I was born in Blackpool and spent the first four years of my life in Lytham St Anne’s, living with my parents in my grandparents’ house. My parents were 19 when I was born and they eventually made the difficult decision to leave the North, as my dad got a job in a London based tech firm and at the time this route was the only option, due to a lack of prospects in the local area.
Whilst I’ve been ‘down South’ for most of my life I have a strong connection to the North West and have visited my family home many times every year since I’ve left, as the majority of my family still live in the area. When the opportunity arose to be involved in the Changing Horizons event at the Winter Gardens in Blackpool I absolutely jumped at the chance to give back to the local community, something which I’ve not had the chance to do before.
Beyond the façade of Blackpool promenade with the Pleasure Beach, illuminations, rock shops and the tower, there is a community of people looking for career prospects. Blackpool has recently been listed by the Education Secretary Justine Greening as one of six ‘Social Mobility Cold Spots’. This initiative will provide funding in a number of areas, including getting children the best start in the early years and further work with employers to improve young people’s access to the right advice and experiences.
The Changing Horizons event was designed by the North West Civil Service to give 700 local young people in the Blackpool area, aged 10-11 and 15-16, the opportunity to see what a huge range of career prospects and opportunities are out there. To not sell themselves short and to make them realise that any career is possible.
Armed with virtual reality goggles, brochures and freebies I attended the event with two of our apprentices, Abi and Aine, and several cross UK team members who came together to inspire the young people to consider a career in tech.
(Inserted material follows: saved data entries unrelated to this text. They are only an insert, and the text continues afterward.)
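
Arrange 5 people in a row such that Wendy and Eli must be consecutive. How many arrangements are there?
Treat the 2 as one block: (5-2+1)! × 2! = 24 × 2 = 48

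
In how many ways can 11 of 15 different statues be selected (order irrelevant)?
C(15,11) = 15!/(11!×4!) = 1365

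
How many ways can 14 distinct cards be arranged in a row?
14! = 87178291200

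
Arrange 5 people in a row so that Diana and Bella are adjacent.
Treat as block: (5-1)! × 2! = 24 × 2 = 48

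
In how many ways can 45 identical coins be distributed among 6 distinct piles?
C(45+6-1, 6-1) = C(50, 5) = 2118760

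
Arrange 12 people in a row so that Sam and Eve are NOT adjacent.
Total - adjacent = 12! - (12-1)!×2 = 479001600 - 79833600 = 399168000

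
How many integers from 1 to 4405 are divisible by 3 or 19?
⌊4405/3⌋ + ⌊4405/19⌋ - ⌊4405/57⌋ = 1468 + 231 - 77 = 1622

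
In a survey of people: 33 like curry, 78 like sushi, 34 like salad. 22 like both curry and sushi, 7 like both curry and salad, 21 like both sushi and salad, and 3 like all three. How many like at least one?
|A∪B∪C| = 33+78+34-22-7-21+3 = 98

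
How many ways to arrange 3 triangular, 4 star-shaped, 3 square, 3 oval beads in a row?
13! / (3! × 4! × 3! × 3!) = 1201200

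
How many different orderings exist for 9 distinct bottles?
9! = 362880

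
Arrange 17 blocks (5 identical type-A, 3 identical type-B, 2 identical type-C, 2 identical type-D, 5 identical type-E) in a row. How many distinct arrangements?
17! / (5! × 3! × 2! × 2! × 5!) = 1029188160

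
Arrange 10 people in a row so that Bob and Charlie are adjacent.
Treat as block: (10-1)! × 2! = 362880 × 2 = 725760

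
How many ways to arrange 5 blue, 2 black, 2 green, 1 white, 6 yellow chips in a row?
16! / (5! × 2! × 2! × 1! × 6!) = 60540480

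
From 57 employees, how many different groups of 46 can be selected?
C(57,46) = 57!/(46!×11!) = 184509266760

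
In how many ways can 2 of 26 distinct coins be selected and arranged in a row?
P(26,2) = 26!/(26-2)! = 650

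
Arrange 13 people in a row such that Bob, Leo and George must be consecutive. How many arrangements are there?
Treat the 3 as one block: (13-3+1)! × 3! = 39916800 × 6 = 239500800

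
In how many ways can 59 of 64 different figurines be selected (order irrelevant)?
C(64,59) = 64!/(59!×5!) = 7624512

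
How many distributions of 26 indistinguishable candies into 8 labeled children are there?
C(26+8-1, 8-1) = C(33, 7) = 4272048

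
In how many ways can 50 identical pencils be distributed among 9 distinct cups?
C(50+9-1, 9-1) = C(58, 8) = 1916797311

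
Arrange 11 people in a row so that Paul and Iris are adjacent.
Treat as block: (11-1)! × 2! = 3628800 × 2 = 7257600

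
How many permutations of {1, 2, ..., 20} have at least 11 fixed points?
Exactly j fixed points: C(20,j)·!(20-j); sum over j ≥ 11 (derangement numbers via !m = (m-1)·(!(m-1) + !(m-2)): !0..!9 = 1, 0, 1, 2, 9, 44, 265, 1854, 14833, 133496). Σ_{j=11}^{20} C(20,j)·!(20-j) = C(20,11)·!9 + C(20,12)·!8 + C(20,13)·!7 + C(20,14)·!6 + C(20,15)·!5 + C(20,16)·!4 + C(20,17)·!3 + C(20,18)·!2 + C(20,19)·!1 + C(20,20)·!0 = 167960·133496 + 125970·14833 + 77520·1854 + 38760·265 + 15504·44 + 4845·9 + 1140·2 + 190·1 + 20·0 + 1·1 = 24445222902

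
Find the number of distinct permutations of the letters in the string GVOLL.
5! / (1! × 1! × 1! × 2!) = 60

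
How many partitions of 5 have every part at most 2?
Let r_j(i) = number of partitions of i into parts ≤ j, for i = 0..5. r_1(i) = 1 for all i; r_j(i) = r_{j-1}(i) + r_j(i-j). Rows j = 2..2: ≤2: 1 1 2 2 3 3. r_2(5) = 3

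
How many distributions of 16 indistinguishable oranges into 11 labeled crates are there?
C(16+11-1, 11-1) = C(26, 10) = 5311735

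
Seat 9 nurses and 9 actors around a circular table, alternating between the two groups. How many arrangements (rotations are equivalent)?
Fix one of the nurses: (9-1)! ways for the remaining nurses, × 9! ways for the actors = 40320 × 362880 = 14631321600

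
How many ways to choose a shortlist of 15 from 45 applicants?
C(45,15) = 45!/(15!×30!) = 344867425584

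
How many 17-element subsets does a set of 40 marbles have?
C(40,17) = 40!/(17!×23!) = 88732378800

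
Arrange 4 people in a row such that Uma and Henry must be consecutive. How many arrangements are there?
Treat the 2 as one block: (4-2+1)! × 2! = 6 × 2 = 12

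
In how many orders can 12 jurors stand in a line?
12! = 479001600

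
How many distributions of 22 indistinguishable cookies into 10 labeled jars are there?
C(22+10-1, 10-1) = C(31, 9) = 20160075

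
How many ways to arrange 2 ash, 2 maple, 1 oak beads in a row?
5! / (2! × 2! × 1!) = 30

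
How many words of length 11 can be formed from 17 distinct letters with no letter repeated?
P(17,11) = 17!/(17-11)! = 494010316800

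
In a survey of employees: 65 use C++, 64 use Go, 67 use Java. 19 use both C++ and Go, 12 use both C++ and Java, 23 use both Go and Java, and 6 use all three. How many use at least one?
|A∪B∪C| = 65+64+67-19-12-23+6 = 148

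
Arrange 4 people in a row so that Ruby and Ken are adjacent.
Treat as block: (4-1)! × 2! = 6 × 2 = 12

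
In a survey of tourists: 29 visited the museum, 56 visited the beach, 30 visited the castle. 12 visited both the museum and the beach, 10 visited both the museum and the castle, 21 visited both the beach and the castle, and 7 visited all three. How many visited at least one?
|A∪B∪C| = 29+56+30-12-10-21+7 = 79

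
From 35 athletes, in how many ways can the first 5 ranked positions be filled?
P(35,5) = 35!/(35-5)! = 38955840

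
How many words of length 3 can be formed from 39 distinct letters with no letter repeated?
P(39,3) = 39!/(39-3)! = 54834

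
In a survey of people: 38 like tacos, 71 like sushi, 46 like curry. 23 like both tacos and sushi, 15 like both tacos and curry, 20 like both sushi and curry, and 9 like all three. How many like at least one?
|A∪B∪C| = 38+71+46-23-15-20+9 = 106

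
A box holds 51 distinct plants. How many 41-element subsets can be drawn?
C(51,41) = 51!/(41!×10!) = 12777711870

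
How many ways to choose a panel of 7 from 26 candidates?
C(26,7) = 26!/(7!×19!) = 657800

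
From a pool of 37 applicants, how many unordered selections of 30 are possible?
C(37,30) = 37!/(30!×7!) = 10295472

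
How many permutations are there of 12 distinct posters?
12! = 479001600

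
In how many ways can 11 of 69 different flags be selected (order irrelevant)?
C(69,11) = 69!/(11!×58!) = 1823810410032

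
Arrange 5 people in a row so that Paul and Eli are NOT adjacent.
Total - adjacent = 5! - (5-1)!×2 = 120 - 48 = 72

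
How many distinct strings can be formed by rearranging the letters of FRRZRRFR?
8! / (2! × 5! × 1!) = 168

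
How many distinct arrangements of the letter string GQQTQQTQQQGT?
12! / (3! × 7! × 2!) = 7920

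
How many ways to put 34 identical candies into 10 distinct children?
C(34+10-1, 10-1) = C(43, 9) = 563921995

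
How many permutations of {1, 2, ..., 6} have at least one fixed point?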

Throughout the day we were inundated with requests from young people wanting to find out more about tech careers and experience VR. I was overwhelmed by their enthusiasm, interest and determination. There was so much curiosity and excitement at the prospect of being able to build apps, design virtual reality software or invent technology that could make life easier. It really brought to life what it could be like to work in this amazing industry to the young people and teachers.
Having worked in the apprenticeships area for the last 16 months I realise now more than ever that as a country we have a digital skills gap that we need to fill. The roles in tech are growing, technologies such as automation and artificial intelligence are becoming best practice in businesses and we need to build the skills to keep up with the pace and make the United Kingdom the place to be for digital careers.
For those of us lucky enough to work in this exciting industry I feel that it’s our role to continue to carry the essence of the Changing Horizons event throughout all of our interactions with young people and also with those who perhaps are looking for an alternative career route. It’s never too early or too late to start planning your career in tech and we need to keep the momentum going to engage the next generation.
I’m incredibly proud that Capgemini supports events such as Changing Horizons and if you get the chance to do something for your local community in any aspect, go for it. I definitely came away feeling inspired, energised and wanting to do more!